Сильно смягчённые краски – на деле, с рыданиями умоляла продолжать, хотя ведь никто и не останавливался. Чёрные глаза Элайджи весело блеснули при виде на мгновение исказившего черты женщины смятения.
– Утверждала, что тебе очень хорошо.
Более, чем просто «хорошо», но Кетрин уже поняла, что для неё лучшая защита – нападение, пусть даже такое глупое.
– Страшно подумать, каким способом…
– Заткнись.

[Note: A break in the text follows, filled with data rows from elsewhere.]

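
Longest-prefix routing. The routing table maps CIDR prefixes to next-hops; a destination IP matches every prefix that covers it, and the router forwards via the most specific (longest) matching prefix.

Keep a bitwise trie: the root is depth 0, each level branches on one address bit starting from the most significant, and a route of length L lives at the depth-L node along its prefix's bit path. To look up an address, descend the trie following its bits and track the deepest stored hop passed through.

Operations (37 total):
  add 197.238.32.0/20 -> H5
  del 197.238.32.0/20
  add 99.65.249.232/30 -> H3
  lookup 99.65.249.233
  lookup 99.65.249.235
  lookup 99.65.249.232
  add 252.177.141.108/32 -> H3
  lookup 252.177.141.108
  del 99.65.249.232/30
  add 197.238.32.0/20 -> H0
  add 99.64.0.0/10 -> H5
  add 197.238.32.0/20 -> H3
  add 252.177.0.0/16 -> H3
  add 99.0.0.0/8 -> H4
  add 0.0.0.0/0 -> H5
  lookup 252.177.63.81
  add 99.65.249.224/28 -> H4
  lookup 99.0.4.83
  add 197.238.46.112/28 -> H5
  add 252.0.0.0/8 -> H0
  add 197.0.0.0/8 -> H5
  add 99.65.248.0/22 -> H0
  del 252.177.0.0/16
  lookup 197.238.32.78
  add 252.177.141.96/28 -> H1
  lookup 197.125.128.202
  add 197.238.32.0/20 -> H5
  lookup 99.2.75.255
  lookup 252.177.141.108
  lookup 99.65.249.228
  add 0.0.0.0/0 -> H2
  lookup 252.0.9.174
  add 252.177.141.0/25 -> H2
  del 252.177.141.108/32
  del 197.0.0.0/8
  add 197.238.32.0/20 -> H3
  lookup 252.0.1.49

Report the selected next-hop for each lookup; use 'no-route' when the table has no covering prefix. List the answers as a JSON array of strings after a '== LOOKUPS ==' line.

Process each operation:
  add 197.238.32.0/20 -> H5 at depth 20
  del 197.238.32.0/20 (clear depth 20)
  add 99.65.249.232/30 -> H3 at depth 30
  Q 99.65.249.233: descend 011000110100000111111001111010 ; hops seen [H3] ; pick H3
  Q 99.65.249.235: descend 011000110100000111111001111010 ; hops seen [H3] ; pick H3
  Q 99.65.249.232: descend 011000110100000111111001111010 ; hops seen [H3] ; pick H3
  add 252.177.141.108/32 -> H3 at depth 32
  Q 252.177.141.108: descend 11111100101100011000110101101100 ; hops seen [H3] ; pick H3
  del 99.65.249.232/30 (clear depth 30)
  add 197.238.32.0/20 -> H0 at depth 20
  add 99.64.0.0/10 -> H5 at depth 10
  add 197.238.32.0/20 -> H3 at depth 20
  add 252.177.0.0/16 -> H3 at depth 16
  add 99.0.0.0/8 -> H4 at depth 8
  add 0.0.0.0/0 -> H5 at depth 0
  Q 252.177.63.81: descend 1111110010110001 ; hops seen [H5,H3] ; pick H3
  add 99.65.249.224/28 -> H4 at depth 28
  Q 99.0.4.83: descend 011000110 ; hops seen [H5,H4] ; pick H4
  add 197.238.46.112/28 -> H5 at depth 28
  add 252.0.0.0/8 -> H0 at depth 8
  add 197.0.0.0/8 -> H5 at depth 8
  add 99.65.248.0/22 -> H0 at depth 22
  del 252.177.0.0/16 (clear depth 16)
  Q 197.238.32.78: descend 11000101111011100010 ; hops seen [H5,H5,H3] ; pick H3
  add 252.177.141.96/28 -> H1 at depth 28
  Q 197.125.128.202: descend 11000101 ; hops seen [H5,H5] ; pick H5
  add 197.238.32.0/20 -> H5 at depth 20
  Q 99.2.75.255: descend 011000110 ; hops seen [H5,H4] ; pick H4
  Q 252.177.141.108: descend 11111100101100011000110101101100 ; hops seen [H5,H0,H1,H3] ; pick H3
  Q 99.65.249.228: descend 0110001101000001111110011110 ; hops seen [H5,H4,H5,H0,H4] ; pick H4
  add 0.0.0.0/0 -> H2 at depth 0
  Q 252.0.9.174: descend 11111100 ; hops seen [H2,H0] ; pick H0
  add 252.177.141.0/25 -> H2 at depth 25
  del 252.177.141.108/32 (clear depth 32)
  del 197.0.0.0/8 (clear depth 8)
  add 197.238.32.0/20 -> H3 at depth 20
  Q 252.0.1.49: descend 11111100 ; hops seen [H2,H0] ; pick H0

== LOOKUPS ==
["H3","H3","H3","H3","H3","H4","H3","H5","H4","H3","H4","H0","H0"]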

Это тебе весело, а вот у меня всё болит и даже сидеть мне, наверное, будет больно.
Но злости в её голосе не было, скорее насмешка над ним, собой и ими обоими вместе.
– Я же сказал, иди сюда, – Майклсон подошёл и, подняв брюнетку на руки вместе с ребёнком, объяснил: – Если не хочешь садиться, предлагаю выход: ложись в постель.
– Тебя не смущает, что я засну? На улице жарко, а расслабленные мышцы много весят.
Фыркнул и подул ей на лоб, сдувая упавшую на него прядь.
Мгновение они смотрели друг на друга. Кетрин всегда умела бороться с вызовом, но нежность её деморализовывала, тем более после стольких часов секса без перерыва сил спорить не было вовсе. Да и к чему? Аккуратно устроившись, как он велел, в ожидании, когда ребёнок заснёт окончательно, Кетрин замерла, сначала молча и чувствуя, что и Элайджа ведёт себя как-то подозрительно легковесно, но потом постепенно расслабилась и забыла о собственной неприглядности, и через какое-то время вовсе уснула.
– Какого хрена, Ник?! – Рявкнул Майклсон в трубку. – У тебя право подписи.
– Какого хрена тебя нет на месте? – ехидно спросил младший брат. – Где ты вообще есть?
– Я… кхм… – Элайджа поправил конверт малышки, – отдыхаю.
– Твою мать… – голос Николауса приобрёл зловещие нотки, – ты помнишь о совещании по «PacificLine»?
– Это завтра. Разумеется, буду.
– Ладно, всё выяснили, жду к вечеру.
Выключив трубку, Элайджа присел в кресло и аккуратно, чтобы не задеть нежную кожу щетиной, поцеловал нос Златки, она пискнула в ответ и завозилась ручками по рубашке.